A small subset of -omic domains. I have no idea what orfeomics is.
But none of these techniques get at the underlying problem. Chronic disease is the build up of cellular and subcellular pathology or damage, such as protein aggregates in Alzheimer’s, cross links in arteriosclerosis, lipid-laden macrophages in heart disease. To measure chronic disease with any level of accuracy, we have to measure this damage.
Microscopy is the gold standard here, but we can’t go around subjecting everyone to dozens (hundreds?) of biopsies to get an accurate estimate of the burden of disease. Particularly because most organs (like the brain) don’t really like biopsies, and because a tiny sample of tissue via a biopsy needle isn’t actually very accurate for this sort of thing.
Cross-sectional imaging (CT, MRI) can visualise all of the tissue at once. It can identify and quantify the pre-clinical changes of chronic disease, like with coronary artery calcium scores. There is even evidence that sub-visual image features (things computers can see but humans cannot) correlate to cellular and molecular variations such as tumour subtype and genetic mutations. These were the hints that led me to my research, because these properties of images sound very much like the building blocks of a precision medicine test for chronic disease. If only we could find the important features in the images.

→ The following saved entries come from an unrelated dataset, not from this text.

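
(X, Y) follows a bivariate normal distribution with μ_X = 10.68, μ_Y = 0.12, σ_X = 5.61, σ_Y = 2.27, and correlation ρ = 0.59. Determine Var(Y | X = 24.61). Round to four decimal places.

3.3592

For a bivariate normal, Var(Y | X=x) = σ_Y²(1 − ρ²).
Var(Y | X=24.61) = (2.27)²·(1 − (0.59)²) = 5.1529·0.6519 = 3.3592.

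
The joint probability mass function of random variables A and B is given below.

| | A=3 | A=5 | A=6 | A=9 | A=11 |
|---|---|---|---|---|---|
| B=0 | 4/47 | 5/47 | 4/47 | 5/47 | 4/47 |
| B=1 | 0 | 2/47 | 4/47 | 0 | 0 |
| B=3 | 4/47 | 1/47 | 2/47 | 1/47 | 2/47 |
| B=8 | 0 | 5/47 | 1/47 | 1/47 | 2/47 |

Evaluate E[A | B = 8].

P(B = 8) = 9/47.
Σ A·P over the event = 5·(5/47) + 6·(1/47) + 9·(1/47) + 11·(2/47) = 62/47.
E[A | B = 8] = (62/47) / (9/47) = 62/9.

62/9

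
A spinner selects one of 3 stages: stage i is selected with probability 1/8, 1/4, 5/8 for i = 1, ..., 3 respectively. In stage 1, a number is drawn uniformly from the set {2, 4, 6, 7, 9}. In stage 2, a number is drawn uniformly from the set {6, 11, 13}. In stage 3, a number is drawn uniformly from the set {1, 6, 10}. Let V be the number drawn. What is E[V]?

809/120

E[V | stage 1] = (2+4+6+7+9)/5 = 28/5.
E[V | stage 2] = (6+11+13)/3 = 10.
E[V | stage 3] = (1+6+10)/3 = 17/3.
By the law of total expectation,
E[V] = (1/8)·(28/5) + (1/4)·(10) + (5/8)·(17/3) = 809/120.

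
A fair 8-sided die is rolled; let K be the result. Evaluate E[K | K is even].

Given K is even, K is equally likely to be any of {2, 4, 6, 8}.
E[K | K is even] = (2 + 4 + 6 + 8) / 4 = 5.

5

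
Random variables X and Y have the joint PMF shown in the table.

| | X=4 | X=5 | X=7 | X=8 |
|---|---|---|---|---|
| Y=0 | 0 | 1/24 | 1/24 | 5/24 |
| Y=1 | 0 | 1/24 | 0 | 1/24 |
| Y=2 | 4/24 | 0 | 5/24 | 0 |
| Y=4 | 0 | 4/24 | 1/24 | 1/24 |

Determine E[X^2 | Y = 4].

71/2

P(Y = 4) = 1/4.
Σ X^2·P over the event = 25·(4/24) + 49·(1/24) + 64·(1/24) = 71/8.
E[X^2 | Y = 4] = (71/8) / (1/4) = 71/2.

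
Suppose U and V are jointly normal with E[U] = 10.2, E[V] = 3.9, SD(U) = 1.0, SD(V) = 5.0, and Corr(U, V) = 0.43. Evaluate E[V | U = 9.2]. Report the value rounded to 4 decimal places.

E[V | U=x] = μ_V + ρ(σ_V/σ_U)(x − μ_U) for jointly normal variables.
E[V | U=9.2] = 3.9 + (0.43)·(5.0/1.0)·(9.2 − (10.2)) = 3.9 + (2.15)·(-1) = 1.7500.

1.7500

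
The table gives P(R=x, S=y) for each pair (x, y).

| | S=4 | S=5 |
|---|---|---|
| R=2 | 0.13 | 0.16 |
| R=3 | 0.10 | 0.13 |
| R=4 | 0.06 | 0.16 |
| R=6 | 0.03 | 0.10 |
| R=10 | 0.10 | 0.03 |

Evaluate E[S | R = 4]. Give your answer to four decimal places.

P(R = 4) = 0.22.
Σ S·P over the event = 4·(0.06) + 5·(0.16) = 1.04.
E[S | R = 4] = (1.04) / (0.22) = 4.7273.

4.7273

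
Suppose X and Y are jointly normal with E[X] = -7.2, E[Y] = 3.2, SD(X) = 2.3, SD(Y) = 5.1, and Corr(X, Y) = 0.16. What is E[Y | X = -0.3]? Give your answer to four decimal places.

5.6480

The regression of Y on X has slope ρ·σ_Y/σ_X and passes through (μ_X, μ_Y).
E[Y | X=-0.3] = 3.2 + (0.16)·(5.1/2.3)·(-0.3 − (-7.2)) = 3.2 + (0.35478)·(6.9) = 5.6480.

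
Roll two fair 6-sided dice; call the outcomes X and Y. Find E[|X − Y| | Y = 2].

Outcomes with Y = 2: (1,2), (2,2), (3,2), (4,2), (5,2), (6,2), each with probability 1/36.
E[|X − Y| | Y = 2] = (1 + 0 + 1 + 2 + 3 + 4) / 6 = 11/6.

11/6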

We need an -omic solution to images. Current radiomics methods go part of the way there, but so far haven’t really explored what we might call the “space of all possible image biomarkers” very thoroughly. If genomics is the science of measuring every change that can possibly occur in the genome, we need to work out what the imaging equivalent of a base-pair is. What are the fundamental building blocks of medical images, and how can we efficiently analyse the entirety of this mammoth domain? Again, a complex discussion for another day.
But this is what we are trying to do. We are using more traditional radiomics methods alongside “deep learning” to try and find out everything we can about human health variation from medical images. So far we have been able to identify image features that account for around 70% of a persons risk of death within 5 years, using CT images alone (with strong controls for highly predictive clinical confounders like age). This is preliminary work, but is very exciting for us because it hints that our approach is more than just theoretically attractive. We are about to scale up from our proof of concept experiments to a massive dataset, from tens of patients of tens of thousands. Because big data is better. Seriously, there are mathematical proofs of this sort of thing.
I will try to keep this blog moving along, with more explanation of the various concepts I have briefly touched on here. I might even weigh in on the question I get asked most – are radiologists going to be replaced by computers in the near future (spoiler: sort of).
And never fear, I will try to explain deep learning as well, because, well … it’s so hot right now.